Selasa, 08 Oktober 2013

Happy Ending or Sad Ending (?)



Maybe its not about the happy ending.
Maybe its about the story…

               Suatu hari dalam hidupku, kau dan aku bertemu. Masih jelas diingatanku sosokmu yang memukauku. Lidahku jadi kelu, mulutku terkatup rapat karena malu. Setiap malam, bayangmu menari-nari dalam benakku. Ada sejuta alasan mengapa aku begitu memujamu. Kau menyinari relung gelap hatiku. Kau satu-satunya orang yang ingin ku rengkuh. Kau yang bertanggung jawab atas segala rindu. Kau adalah yang teristimewa bagiku. Tanda-tandanya sudah jelas, aku menyukaimu.

Orang bilang, pertemuan pertama selalu kebetulan.
Tapi, bagaimana caramu menjelaskan pertemuan-pertemuan kita selanjutnya?
Apakah Tuhan campur tangan didalamnya?
Kita bukanlah dua garis yang sengaja bertabrakan. Sekeras apapun usaha kita berdua untuk saling menjauhkan diri dan menjauhkan hati pada akhirnya akan bertemu kembali.
Aku tak berharap akan berpisah denganmu dengan cara yang seperti ini. Tapi tekad ku begitu tegas dan bahkan aku sendiri tak bisa menyangsikannya.

              Bukan, bukannya aku ingin melupakanmu. Bagaimana mungkin, kau adalah yang terbaik didalam hidupku. Kau yang menyunggingkan senyum diwajahku, kau juga yang menghapus air mata dari kedua pipiku.
              Setelah bertahun-tahun lamanya, takdir mempertemukan kau dan aku lagi. Berdiri, berhadap-hadapan, dan sama-sama bingung memulai percakapan. Harusnya “Apa kabar?” dan “Aku selalu memikirkanmu” bisa dengan mudah meluncur dibibir kita. Tapi, kau bergeming ditempatmu berdiri dan aku tak kan mengizinkanmu melihatku meneteskan air mata rindu. Aku menutup rapat-rapat hati dan menyembunyikan kuncinya sejauh mungkin darimu. Tak ingin kau menyentuhku semudah itu. Tak akan membiarkanmu memelukku seerat dulu. Kulawan semua godaan yang menghampiriku dan ingin pergi jauh-jauh darimu… meskipun yang kulakukan justru berusaha menahanmu disisiku lebih lama lagi.

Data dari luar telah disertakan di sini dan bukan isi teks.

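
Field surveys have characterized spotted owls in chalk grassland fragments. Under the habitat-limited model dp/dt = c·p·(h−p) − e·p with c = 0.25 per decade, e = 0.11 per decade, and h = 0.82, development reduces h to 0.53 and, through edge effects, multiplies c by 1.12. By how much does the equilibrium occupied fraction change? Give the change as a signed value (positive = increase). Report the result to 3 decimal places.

Before: p* = h − e/c = 0.82 − 0.11/0.25 = 0.82 − 0.4400 = 0.3800.
After: c = 0.28, e = 0.11, h = 0.53; p* = 0.53 − 0.11/0.28 = 0.1371.
Δp* = 0.1371 − 0.3800 = -0.2429.

-0.243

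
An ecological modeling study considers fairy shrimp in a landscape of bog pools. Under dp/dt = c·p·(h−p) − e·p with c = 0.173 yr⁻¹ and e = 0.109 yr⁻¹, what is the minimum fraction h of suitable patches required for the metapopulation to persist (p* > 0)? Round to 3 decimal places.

p* = h − e/c is positive only when h > e/c.
h_min = e/c = 0.109/0.173 = 0.6301.

0.630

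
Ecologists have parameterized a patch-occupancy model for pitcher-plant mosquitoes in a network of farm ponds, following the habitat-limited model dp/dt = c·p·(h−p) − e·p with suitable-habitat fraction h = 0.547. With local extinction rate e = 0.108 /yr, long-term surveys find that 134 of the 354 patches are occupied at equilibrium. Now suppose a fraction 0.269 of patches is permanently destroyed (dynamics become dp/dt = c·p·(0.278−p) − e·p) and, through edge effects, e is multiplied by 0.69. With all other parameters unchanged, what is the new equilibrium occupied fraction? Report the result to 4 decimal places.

0.1618

Observed p* = 134/354 = 0.37853.
Balance c(h−p*) = e gives c = e/(0.547 − 0.37853) = 0.108/0.16847 = 0.64106.
New p* = 0.278 − e/c = 0.278 − 0.07452/0.64106 = 0.16176.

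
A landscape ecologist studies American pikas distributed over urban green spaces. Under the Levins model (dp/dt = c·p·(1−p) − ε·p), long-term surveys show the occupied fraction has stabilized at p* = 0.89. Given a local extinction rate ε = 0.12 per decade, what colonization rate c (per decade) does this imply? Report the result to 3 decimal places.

1.091

At equilibrium c(1−p*) = ε, so c = ε/(1−p*).
c = 0.12/(1 − 0.89) = 0.12/0.1100 = 1.0909.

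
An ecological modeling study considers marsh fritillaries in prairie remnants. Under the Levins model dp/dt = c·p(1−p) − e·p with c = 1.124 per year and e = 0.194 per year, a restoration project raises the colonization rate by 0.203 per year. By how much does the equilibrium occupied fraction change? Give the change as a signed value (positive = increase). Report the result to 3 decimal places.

Before: p* = 1 − 0.194/1.124 = 0.8274.
After the change, c = 1.327, e = 0.194, so p* = 1 − 0.194/1.327 = 0.8538.
Δp* = 0.8538 − 0.8274 = +0.0264.

0.026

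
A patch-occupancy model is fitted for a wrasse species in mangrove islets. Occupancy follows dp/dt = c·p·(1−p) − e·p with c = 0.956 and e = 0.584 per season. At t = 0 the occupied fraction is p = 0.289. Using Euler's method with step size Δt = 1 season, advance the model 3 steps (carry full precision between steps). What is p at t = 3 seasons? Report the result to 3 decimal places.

Update rule: p ← p + [c·p·(1−p) − e·p]·Δt with Δt = 1.
step 1: Δp = +0.02766, p = 0.31666
step 2: Δp = +0.02194, p = 0.33860
step 3: Δp = +0.01635, p = 0.35495

0.355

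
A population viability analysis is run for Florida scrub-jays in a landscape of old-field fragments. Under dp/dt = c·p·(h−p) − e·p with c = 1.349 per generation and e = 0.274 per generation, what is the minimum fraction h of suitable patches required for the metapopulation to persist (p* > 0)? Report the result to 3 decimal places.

p* = h − e/c is positive only when h > e/c.
h_min = e/c = 0.274/1.349 = 0.2031.

0.203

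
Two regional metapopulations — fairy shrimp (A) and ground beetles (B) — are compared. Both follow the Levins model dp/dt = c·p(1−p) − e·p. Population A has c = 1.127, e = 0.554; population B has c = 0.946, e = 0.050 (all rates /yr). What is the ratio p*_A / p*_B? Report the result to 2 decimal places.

0.54

A: p*_A = 1 − 0.554/1.127 = 0.5084.
B: p*_B = 1 − 0.050/0.946 = 0.9471.
p*_A / p*_B = 0.5084/0.9471 = 0.5368.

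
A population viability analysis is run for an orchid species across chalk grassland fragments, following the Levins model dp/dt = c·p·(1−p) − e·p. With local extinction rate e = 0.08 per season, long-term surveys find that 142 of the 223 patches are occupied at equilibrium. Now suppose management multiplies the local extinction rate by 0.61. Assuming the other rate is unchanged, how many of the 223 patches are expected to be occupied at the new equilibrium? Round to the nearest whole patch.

Observed p* = 142/223 = 0.63677.
Balance c(1−p*) = e gives c = e/(1 − 0.63677) = 0.08/0.36323 = 0.22025.
New p* = 1 − e/c = 1 − 0.04880/0.22025 = 0.77843.
Expected occupied = 223 × 0.77843 = 173.59 ≈ 174.

174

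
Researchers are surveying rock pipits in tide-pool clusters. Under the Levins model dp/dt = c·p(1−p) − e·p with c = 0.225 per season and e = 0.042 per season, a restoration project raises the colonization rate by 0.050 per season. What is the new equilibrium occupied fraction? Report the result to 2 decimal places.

0.85

Before: p* = 1 − 0.042/0.225 = 0.8133.
After the change, c = 0.275, e = 0.042, so p* = 1 − 0.042/0.275 = 0.8473.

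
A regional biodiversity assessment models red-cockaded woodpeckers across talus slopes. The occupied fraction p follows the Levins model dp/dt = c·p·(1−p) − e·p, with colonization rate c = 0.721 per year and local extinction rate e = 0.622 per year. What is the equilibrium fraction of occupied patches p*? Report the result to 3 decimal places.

0.137

At equilibrium, colonization balances extinction: c·p*·(1−p*) = e·p*.
So p* = 1 − e/c = 1 − 0.622/0.721 = 1 − 0.8627 = 0.1373.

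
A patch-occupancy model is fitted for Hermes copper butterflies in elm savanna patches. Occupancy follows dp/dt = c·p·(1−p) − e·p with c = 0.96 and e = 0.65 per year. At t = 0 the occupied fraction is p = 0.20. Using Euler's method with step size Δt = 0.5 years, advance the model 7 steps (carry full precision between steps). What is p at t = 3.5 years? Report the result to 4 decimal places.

Update rule: p ← p + [c·p·(1−p) − e·p]·Δt with Δt = 0.5.
p: 0.20000 → 0.21180  (Δp = +0.01180)
p: 0.21180 → 0.22310  (Δp = +0.01130)
p: 0.22310 → 0.23379  (Δp = +0.01069)
p: 0.23379 → 0.24379  (Δp = +0.01000)
p: 0.24379 → 0.25305  (Δp = +0.00926)
p: 0.25305 → 0.26153  (Δp = +0.00849)
p: 0.26153 → 0.26924  (Δp = +0.00771)

0.2692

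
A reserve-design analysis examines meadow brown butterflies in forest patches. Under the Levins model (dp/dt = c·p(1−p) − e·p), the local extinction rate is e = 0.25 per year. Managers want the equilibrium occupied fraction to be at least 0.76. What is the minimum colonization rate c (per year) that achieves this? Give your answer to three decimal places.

1.042

p* = 1 − e/c ≥ 0.76 requires e/c ≤ 0.2400, i.e. c ≥ e/0.2400.
c_min = 0.25/0.2400 = 1.0417.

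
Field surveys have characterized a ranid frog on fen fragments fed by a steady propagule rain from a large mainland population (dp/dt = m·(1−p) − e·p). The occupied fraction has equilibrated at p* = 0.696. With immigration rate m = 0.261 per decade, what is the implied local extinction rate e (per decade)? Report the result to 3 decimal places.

0.114

At equilibrium m(1−p*) = e·p*, so e = m(1−p*)/p*.
e = 0.261 × 0.3040 / 0.696 = 0.1140.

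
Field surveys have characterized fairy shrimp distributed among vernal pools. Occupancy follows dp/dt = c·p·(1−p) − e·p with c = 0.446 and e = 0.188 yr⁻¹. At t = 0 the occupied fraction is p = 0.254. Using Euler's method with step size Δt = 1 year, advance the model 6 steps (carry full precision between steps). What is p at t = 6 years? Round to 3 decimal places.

Update rule: p ← p + [c·p·(1−p) − e·p]·Δt with Δt = 1.
p: 0.25400 → 0.29076  (Δp = +0.03676)
p: 0.29076 → 0.32807  (Δp = +0.03731)
p: 0.32807 → 0.36471  (Δp = +0.03664)
p: 0.36471 → 0.39948  (Δp = +0.03477)
p: 0.39948 → 0.43137  (Δp = +0.03189)
p: 0.43137 → 0.45967  (Δp = +0.02830)

0.460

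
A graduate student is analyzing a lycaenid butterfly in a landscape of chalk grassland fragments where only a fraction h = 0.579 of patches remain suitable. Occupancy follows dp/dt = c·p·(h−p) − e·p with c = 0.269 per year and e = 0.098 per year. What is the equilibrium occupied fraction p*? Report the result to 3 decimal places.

0.215

Setting dp/dt = 0 and dividing by p* gives c·(h−p*) = e.
So p* = h − e/c = 0.579 − 0.098/0.269 = 0.579 − 0.3643 = 0.2147.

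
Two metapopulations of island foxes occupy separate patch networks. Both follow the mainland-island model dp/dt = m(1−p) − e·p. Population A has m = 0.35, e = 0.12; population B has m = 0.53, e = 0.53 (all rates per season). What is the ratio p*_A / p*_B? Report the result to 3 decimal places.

1.489

A: p*_A = m/(m+e) = 0.35/0.4700 = 0.7447.
B: p*_B = 0.53/1.0600 = 0.5000.
p*_A / p*_B = 0.7447/0.5000 = 1.4894.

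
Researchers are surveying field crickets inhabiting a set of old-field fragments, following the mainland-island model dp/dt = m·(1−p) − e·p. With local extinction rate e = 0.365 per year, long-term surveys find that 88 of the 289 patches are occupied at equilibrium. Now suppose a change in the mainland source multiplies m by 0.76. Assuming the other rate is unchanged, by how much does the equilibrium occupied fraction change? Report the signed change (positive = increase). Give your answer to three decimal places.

Observed p* = 88/289 = 0.30450.
Balance m(1−p*) = e·p* gives m = e·p*/(1−p*) = 0.365×0.30450/0.69550 = 0.15980.
New p* = m/(m+e) = 0.12145/(0.12145+0.36500) = 0.24967.
Δp* = 0.24967 − 0.30450 = -0.05483.

-0.055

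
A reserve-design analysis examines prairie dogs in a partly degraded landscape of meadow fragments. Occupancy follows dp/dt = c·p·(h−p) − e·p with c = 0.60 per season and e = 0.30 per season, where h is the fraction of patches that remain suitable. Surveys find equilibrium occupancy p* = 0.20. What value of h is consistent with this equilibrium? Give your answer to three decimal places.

0.700

At equilibrium c(h−p*) = e, so h = p* + e/c.
h = 0.20 + 0.30/0.60 = 0.20 + 0.5000 = 0.7000.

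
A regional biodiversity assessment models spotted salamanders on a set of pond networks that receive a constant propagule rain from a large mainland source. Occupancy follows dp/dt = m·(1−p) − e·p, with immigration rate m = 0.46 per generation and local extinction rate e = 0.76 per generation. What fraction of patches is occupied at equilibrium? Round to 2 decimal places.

0.38

Setting dp/dt = 0: m − m·p* = e·p*, so m = (m+e)·p*.
p* = m/(m+e) = 0.46/(0.46+0.76) = 0.46/1.2200 = 0.3770.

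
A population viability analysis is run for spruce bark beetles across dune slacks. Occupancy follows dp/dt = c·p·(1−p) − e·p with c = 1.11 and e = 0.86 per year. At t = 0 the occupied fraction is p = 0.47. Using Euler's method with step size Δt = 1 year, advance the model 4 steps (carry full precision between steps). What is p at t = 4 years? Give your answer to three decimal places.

0.259

Update rule: p ← p + [c·p·(1−p) − e·p]·Δt with Δt = 1.
  1  |  dp/dt·Δt = -0.127699  |  p_1 = 0.342301
  2  |  dp/dt·Δt = -0.044483  |  p_2 = 0.297818
  3  |  dp/dt·Δt = -0.023997  |  p_3 = 0.273820
  4  |  dp/dt·Δt = -0.014770  |  p_4 = 0.259050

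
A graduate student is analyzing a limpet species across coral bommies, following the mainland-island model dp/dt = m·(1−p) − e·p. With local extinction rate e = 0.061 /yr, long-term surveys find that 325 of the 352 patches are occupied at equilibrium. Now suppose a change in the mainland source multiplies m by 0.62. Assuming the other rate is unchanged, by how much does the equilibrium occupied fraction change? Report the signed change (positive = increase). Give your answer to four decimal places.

-0.0415

Observed p* = 325/352 = 0.92330.
Balance m(1−p*) = e·p* gives m = e·p*/(1−p*) = 0.061×0.92330/0.07670 = 0.73431.
New p* = m/(m+e) = 0.45527/(0.45527+0.06100) = 0.88184.
Δp* = 0.88184 − 0.92330 = -0.04146.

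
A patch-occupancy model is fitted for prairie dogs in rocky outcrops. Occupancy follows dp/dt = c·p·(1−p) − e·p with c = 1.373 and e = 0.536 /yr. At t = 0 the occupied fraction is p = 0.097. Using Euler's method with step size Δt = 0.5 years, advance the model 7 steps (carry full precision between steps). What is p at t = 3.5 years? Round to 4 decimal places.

Update rule: p ← p + [c·p·(1−p) − e·p]·Δt with Δt = 0.5.
t = 0.5: p = 0.09700 + (+0.03414) = 0.13114
t = 1: p = 0.13114 + (+0.04307) = 0.17421
t = 1.5: p = 0.17421 + (+0.05207) = 0.22628
t = 2: p = 0.22628 + (+0.05955) = 0.28583
t = 2.5: p = 0.28583 + (+0.06353) = 0.34936
t = 3: p = 0.34936 + (+0.06242) = 0.41178
t = 3.5: p = 0.41178 + (+0.05592) = 0.46771

0.4677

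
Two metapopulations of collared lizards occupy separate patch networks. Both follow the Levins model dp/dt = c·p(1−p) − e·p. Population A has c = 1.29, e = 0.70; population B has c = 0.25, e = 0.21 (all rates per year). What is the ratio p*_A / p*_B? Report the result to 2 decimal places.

A: p*_A = 1 − 0.70/1.29 = 0.4574.
B: p*_B = 1 − 0.21/0.25 = 0.1600.
p*_A / p*_B = 0.4574/0.1600 = 2.8585.

2.86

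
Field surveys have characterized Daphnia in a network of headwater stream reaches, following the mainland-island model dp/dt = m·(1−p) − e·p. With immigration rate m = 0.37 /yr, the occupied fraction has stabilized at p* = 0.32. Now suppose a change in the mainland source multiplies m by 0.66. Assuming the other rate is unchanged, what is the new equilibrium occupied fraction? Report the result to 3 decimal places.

0.237

Balance m(1−p*) = e·p* gives e = m(1−p*)/p* = 0.37×0.68000/0.32000 = 0.78625.
New p* = m/(m+e) = 0.24420/(0.24420+0.78625) = 0.23698.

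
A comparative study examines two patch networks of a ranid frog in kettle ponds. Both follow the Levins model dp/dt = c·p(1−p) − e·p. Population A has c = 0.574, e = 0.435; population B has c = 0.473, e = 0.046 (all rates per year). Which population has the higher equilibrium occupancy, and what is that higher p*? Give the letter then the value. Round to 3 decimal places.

B, 0.903

A: p*_A = 1 − 0.435/0.574 = 0.2422.
B: p*_B = 1 − 0.046/0.473 = 0.9027.
B is higher at 0.9027.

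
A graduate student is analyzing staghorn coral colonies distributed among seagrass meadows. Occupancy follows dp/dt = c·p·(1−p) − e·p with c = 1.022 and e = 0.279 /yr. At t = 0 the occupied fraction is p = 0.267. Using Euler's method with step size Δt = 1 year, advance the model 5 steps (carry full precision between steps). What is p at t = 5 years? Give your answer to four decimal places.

0.7176

Update rule: p ← p + [c·p·(1−p) − e·p]·Δt with Δt = 1.
  1  |  dp/dt·Δt = +0.125524  |  p_1 = 0.392524
  2  |  dp/dt·Δt = +0.134181  |  p_2 = 0.526704
  3  |  dp/dt·Δt = +0.107821  |  p_3 = 0.634525
  4  |  dp/dt·Δt = +0.059972  |  p_4 = 0.694497
  5  |  dp/dt·Δt = +0.023074  |  p_5 = 0.717571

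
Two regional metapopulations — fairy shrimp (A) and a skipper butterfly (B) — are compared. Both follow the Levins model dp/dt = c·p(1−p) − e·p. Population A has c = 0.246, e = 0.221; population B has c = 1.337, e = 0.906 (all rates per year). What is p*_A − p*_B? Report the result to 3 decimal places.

A: p*_A = 1 − 0.221/0.246 = 0.1016.
B: p*_B = 1 − 0.906/1.337 = 0.3224.
p*_A − p*_B = 0.1016 − 0.3224 = -0.2207.

-0.221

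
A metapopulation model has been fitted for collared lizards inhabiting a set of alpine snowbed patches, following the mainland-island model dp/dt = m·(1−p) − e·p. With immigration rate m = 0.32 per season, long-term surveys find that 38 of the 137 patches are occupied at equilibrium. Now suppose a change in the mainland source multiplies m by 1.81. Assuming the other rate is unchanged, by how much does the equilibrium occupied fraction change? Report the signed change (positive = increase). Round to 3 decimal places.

Observed p* = 38/137 = 0.27737.
Balance m(1−p*) = e·p* gives e = m(1−p*)/p* = 0.32×0.72263/0.27737 = 0.83369.
New p* = m/(m+e) = 0.57920/(0.57920+0.83369) = 0.40994.
Δp* = 0.40994 − 0.27737 = +0.13257.

0.133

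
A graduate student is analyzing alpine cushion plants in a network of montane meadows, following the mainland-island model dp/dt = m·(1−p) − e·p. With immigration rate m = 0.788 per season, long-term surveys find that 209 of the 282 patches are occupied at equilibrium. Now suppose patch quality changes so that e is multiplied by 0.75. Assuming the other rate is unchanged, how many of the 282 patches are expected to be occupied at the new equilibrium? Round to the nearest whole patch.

Observed p* = 209/282 = 0.74113.
Balance m(1−p*) = e·p* gives e = m(1−p*)/p* = 0.788×0.25887/0.74113 = 0.27524.
New p* = m/(m+e) = 0.78800/(0.78800+0.20643) = 0.79241.
Expected occupied = 282 × 0.79241 = 223.46 ≈ 223.

223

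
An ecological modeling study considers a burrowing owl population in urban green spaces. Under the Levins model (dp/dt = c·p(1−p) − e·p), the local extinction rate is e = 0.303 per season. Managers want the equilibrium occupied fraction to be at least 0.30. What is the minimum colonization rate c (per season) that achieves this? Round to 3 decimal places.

0.433

p* = 1 − e/c ≥ 0.30 requires e/c ≤ 0.7000, i.e. c ≥ e/0.7000.
c_min = 0.303/0.7000 = 0.4329.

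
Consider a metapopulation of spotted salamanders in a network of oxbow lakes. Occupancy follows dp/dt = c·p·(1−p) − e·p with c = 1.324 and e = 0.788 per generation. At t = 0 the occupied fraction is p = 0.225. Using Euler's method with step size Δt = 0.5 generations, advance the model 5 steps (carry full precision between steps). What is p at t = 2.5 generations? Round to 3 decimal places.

Update rule: p ← p + [c·p·(1−p) − e·p]·Δt with Δt = 0.5.
p: 0.22500 → 0.25179  (Δp = +0.02679)
p: 0.25179 → 0.27730  (Δp = +0.02551)
p: 0.27730 → 0.30071  (Δp = +0.02341)
p: 0.30071 → 0.32144  (Δp = +0.02073)
p: 0.32144 → 0.33918  (Δp = +0.01775)

0.339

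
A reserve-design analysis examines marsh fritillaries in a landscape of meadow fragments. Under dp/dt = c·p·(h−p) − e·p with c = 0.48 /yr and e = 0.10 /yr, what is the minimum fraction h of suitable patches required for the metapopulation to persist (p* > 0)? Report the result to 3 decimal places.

0.208

p* = h − e/c is positive only when h > e/c.
h_min = e/c = 0.10/0.48 = 0.2083.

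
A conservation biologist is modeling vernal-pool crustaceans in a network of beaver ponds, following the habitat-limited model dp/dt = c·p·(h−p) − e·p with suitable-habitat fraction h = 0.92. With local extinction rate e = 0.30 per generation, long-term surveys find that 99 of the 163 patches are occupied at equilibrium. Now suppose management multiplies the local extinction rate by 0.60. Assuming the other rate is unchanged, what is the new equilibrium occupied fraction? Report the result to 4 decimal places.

0.7324

Observed p* = 99/163 = 0.60736.
Balance c(h−p*) = e gives c = e/(0.92 − 0.60736) = 0.30/0.31264 = 0.95957.
New p* = 0.92 − e/c = 0.92 − 0.18000/0.95957 = 0.73242.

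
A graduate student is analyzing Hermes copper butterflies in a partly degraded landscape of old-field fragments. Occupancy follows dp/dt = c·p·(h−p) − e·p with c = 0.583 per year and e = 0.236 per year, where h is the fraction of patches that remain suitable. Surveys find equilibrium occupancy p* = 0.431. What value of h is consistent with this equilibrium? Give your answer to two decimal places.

At equilibrium c(h−p*) = e, so h = p* + e/c.
h = 0.431 + 0.236/0.583 = 0.431 + 0.4048 = 0.8358.

0.84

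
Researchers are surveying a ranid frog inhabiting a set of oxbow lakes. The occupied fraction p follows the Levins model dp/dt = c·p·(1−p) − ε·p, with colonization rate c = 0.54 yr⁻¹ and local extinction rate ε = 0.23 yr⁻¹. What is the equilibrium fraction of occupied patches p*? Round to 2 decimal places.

0.57

Setting dp/dt = 0 and dividing through by p* gives c·(1−p*) = ε.
So p* = 1 − ε/c = 1 − 0.23/0.54 = 1 − 0.4259 = 0.5741.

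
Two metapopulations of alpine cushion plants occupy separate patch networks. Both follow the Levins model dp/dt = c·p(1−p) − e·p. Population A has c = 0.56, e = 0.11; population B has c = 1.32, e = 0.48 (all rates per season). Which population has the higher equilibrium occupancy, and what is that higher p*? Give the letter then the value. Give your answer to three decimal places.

A, 0.804

A: p*_A = 1 − 0.11/0.56 = 0.8036.
B: p*_B = 1 − 0.48/1.32 = 0.6364.
A is higher at 0.8036.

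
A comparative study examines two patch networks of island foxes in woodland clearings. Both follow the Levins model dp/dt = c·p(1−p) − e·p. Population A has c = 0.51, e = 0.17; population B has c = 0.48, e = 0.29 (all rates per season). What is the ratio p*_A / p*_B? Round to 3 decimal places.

1.684

A: p*_A = 1 − 0.17/0.51 = 0.6667.
B: p*_B = 1 − 0.29/0.48 = 0.3958.
p*_A / p*_B = 0.6667/0.3958 = 1.6842.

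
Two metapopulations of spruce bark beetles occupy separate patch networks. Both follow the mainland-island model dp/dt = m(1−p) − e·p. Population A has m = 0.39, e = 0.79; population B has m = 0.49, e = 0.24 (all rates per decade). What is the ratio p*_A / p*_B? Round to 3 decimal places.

A: p*_A = m/(m+e) = 0.39/1.1800 = 0.3305.
B: p*_B = 0.49/0.7300 = 0.6712.
p*_A / p*_B = 0.3305/0.6712 = 0.4924.

0.492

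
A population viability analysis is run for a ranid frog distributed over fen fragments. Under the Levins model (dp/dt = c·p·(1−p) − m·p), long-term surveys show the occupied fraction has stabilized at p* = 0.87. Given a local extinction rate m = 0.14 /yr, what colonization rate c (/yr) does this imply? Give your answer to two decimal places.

1.08

At equilibrium c(1−p*) = m, so c = m/(1−p*).
c = 0.14/(1 − 0.87) = 0.14/0.1300 = 1.0769.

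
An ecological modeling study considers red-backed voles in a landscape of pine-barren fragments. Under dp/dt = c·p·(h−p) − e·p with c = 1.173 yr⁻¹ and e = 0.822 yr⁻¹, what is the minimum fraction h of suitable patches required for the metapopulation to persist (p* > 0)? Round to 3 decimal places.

p* = h − e/c is positive only when h > e/c.
h_min = e/c = 0.822/1.173 = 0.7008.

0.701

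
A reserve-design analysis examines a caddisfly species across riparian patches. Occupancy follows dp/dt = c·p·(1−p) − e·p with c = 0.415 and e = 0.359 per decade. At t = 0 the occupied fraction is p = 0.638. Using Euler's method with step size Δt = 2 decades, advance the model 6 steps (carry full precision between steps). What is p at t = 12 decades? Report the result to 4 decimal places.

Update rule: p ← p + [c·p·(1−p) − e·p]·Δt with Δt = 2.
t = 2: p = 0.63800 + (-0.26639) = 0.37161
t = 4: p = 0.37161 + (-0.07300) = 0.29861
t = 6: p = 0.29861 + (-0.04057) = 0.25805
t = 8: p = 0.25805 + (-0.02637) = 0.23168
t = 10: p = 0.23168 + (-0.01860) = 0.21308
t = 12: p = 0.21308 + (-0.01382) = 0.19926

0.1993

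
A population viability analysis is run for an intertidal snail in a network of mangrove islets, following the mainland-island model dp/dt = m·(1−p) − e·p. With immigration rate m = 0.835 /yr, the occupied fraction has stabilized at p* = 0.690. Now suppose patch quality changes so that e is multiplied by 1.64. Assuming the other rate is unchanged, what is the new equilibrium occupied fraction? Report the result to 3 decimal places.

Balance m(1−p*) = e·p* gives e = m(1−p*)/p* = 0.835×0.31000/0.69000 = 0.37514.
New p* = m/(m+e) = 0.83500/(0.83500+0.61523) = 0.57577.

0.576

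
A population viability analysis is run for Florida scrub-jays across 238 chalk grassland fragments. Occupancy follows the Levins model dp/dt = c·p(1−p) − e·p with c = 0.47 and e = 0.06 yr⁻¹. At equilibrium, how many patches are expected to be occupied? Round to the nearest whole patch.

p* = 1 − e/c = 1 − 0.06/0.47 = 0.8723.
Expected occupied patches = N × p* = 238 × 0.8723 = 207.62 ≈ 208.

208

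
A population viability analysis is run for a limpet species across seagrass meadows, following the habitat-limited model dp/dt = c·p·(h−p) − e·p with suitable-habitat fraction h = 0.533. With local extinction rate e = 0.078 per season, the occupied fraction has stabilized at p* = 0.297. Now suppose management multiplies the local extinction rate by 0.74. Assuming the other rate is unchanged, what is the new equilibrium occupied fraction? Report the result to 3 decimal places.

0.358

Balance c(h−p*) = e gives c = e/(0.533 − 0.29700) = 0.078/0.23600 = 0.33051.
New p* = 0.533 − e/c = 0.533 − 0.05772/0.33051 = 0.35836.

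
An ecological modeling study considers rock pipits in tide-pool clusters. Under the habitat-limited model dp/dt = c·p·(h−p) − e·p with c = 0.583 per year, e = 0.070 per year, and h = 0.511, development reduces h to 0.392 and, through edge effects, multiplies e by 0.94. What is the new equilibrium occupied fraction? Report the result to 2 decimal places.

0.28

Before: p* = h − e/c = 0.511 − 0.070/0.583 = 0.511 − 0.1201 = 0.3909.
After: c = 0.583, e = 0.0658, h = 0.392; p* = 0.392 − 0.0658/0.583 = 0.2791.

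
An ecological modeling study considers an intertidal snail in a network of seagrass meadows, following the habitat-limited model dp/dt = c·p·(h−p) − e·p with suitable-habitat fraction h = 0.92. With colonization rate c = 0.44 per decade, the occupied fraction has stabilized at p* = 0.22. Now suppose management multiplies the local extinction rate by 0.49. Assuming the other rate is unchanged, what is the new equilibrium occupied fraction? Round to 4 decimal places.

Balance c(h−p*) = e gives e = 0.44×(0.92 − 0.22000) = 0.30800.
New p* = 0.92 − e/c = 0.92 − 0.15092/0.44000 = 0.57700.

0.5770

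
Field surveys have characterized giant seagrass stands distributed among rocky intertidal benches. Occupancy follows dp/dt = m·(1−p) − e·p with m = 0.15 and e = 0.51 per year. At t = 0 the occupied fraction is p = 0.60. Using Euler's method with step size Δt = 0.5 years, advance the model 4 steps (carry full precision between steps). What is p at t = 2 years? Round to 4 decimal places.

Update rule: p ← p + [m·(1−p) − e·p]·Δt with Δt = 0.5.
p: 0.60000 → 0.47700  (Δp = -0.12300)
p: 0.47700 → 0.39459  (Δp = -0.08241)
p: 0.39459 → 0.33938  (Δp = -0.05521)
p: 0.33938 → 0.30238  (Δp = -0.03699)

0.3024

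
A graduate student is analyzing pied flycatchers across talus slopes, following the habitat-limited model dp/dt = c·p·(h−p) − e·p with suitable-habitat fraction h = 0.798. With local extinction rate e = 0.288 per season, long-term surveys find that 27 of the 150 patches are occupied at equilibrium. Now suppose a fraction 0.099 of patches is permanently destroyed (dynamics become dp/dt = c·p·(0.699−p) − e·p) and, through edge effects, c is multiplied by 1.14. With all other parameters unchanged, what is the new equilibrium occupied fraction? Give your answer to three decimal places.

0.157

Observed p* = 27/150 = 0.18000.
Balance c(h−p*) = e gives c = e/(0.798 − 0.18000) = 0.288/0.61800 = 0.46602.
New p* = 0.699 − e/c = 0.699 − 0.28800/0.53126 = 0.15689.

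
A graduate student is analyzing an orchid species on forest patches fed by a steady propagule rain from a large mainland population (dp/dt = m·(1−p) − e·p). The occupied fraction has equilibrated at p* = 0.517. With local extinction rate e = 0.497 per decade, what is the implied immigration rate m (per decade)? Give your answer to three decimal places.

0.532

At equilibrium m(1−p*) = e·p*, so m = e·p*/(1−p*).
m = 0.497 × 0.517 / 0.4830 = 0.2569/0.4830 = 0.5320.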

             Tak terhitung sudah berapa kali ini terjadi…

             Jatuh dan membuatku merasa kecil didunia ini. Membuatku berhenti untuk percaya orang lain. Membuatku pesimis terhadap cinta. Seperti burung yang baru terbang, dunia menyuruhku untuk belajar segalanya dalam waktu singkat.  Aku dipaksa untuk menentukan semuanya seorang diri. Tiba-tiba saja, hidup dewasa tidak semenyenangkan dipikiranku selama ini. Tapi, kau selalu siap berdiri dibelakangku. Kau tetap menyemangati dan berkata semuanya baik-baik saja. 


             Kau membuatku sadar…
             Ternyata sejak awal, aku tak pernah dibiarkan sendirian.